West Quoddy Head lighthouse in Lubec, Maine. The easternmost point in the U.S. and the country’s first lighthouse to see the sunrise.
Let me pause to once again acknowledge how grateful I am to have had any sabbatical opportunities, even in the catastrophe of a pandemic.
I did finally get to take my Fulbright in late summer 2021, which stretched through most of the following fall. I went to Universität Duisburg-Essen in Germany, where things were still quite locked down. I spent the first month working from the kitchen table in my Düsseldorf apartment before we were allowed back on campus. Nearly every week after that I got a COVID test on my walk to the train (which was impressively offered cost-free to all German residents!). Many Fulbright plans were still not back in place, and unfortunately I missed out on a lot of the usual networking. Yet, even among all the restrictions, I was given an office and a great research team to join. There, I launched an algorithmic literacy project that has become my entire research program. It was, without a doubt, what made my whole broken sabbatical worth it.
Now here I am, already planning for…
Act II: The ? sabbatical
This is where the story becomes unclear. I had a solid plan for Sabbatical 1, and it fell apart in a wholly unimaginable way. And yet, it was still more productive than I anticipated. I spent my sabbatical semester doing a Python certification and taking advanced German courses at the Goethe Institut. Then, my Fulbright semester was successful by every important academic measure: publications, grant funding, another fellowship, international collaborations.
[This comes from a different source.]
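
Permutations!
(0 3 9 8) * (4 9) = [3, 1, 2, 4, 9, 5, 6, 7, 0, 8] = (0 3 4 9 8)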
But, everything has changed in 5 years. In spring 2020 I had just earned tenure and was still riding out the commitments I had set up to prove myself in my career. Then, after the exhaustion of COVID + the tenure slump finally broke years later, I was ramping myself right back up for the next promotion. Less pressure than tenure, but also less clarity, so I felt there was a lot to do in a few years if I wanted to be Full before my next chance at a sabbatical. Now, my external letters are being written, while I’m putting the final touches on my package due next month. And then?
I don’t know exactly how I want this sabbatical to look. I have broad ideas, but so far I’ve only been able to define boundaries around what I don’t want to be doing. That’s why I’ve been devouring every sabbatical guide and story. And that’s why this blog.
Image: Downeast Maine coastline in fall 2020; reminiscent of my home state (Oregon) coast.
My posts are never written with AI. I love writing, and I always want my writing to flow from my own brain, even (especially) with all its human imperfections.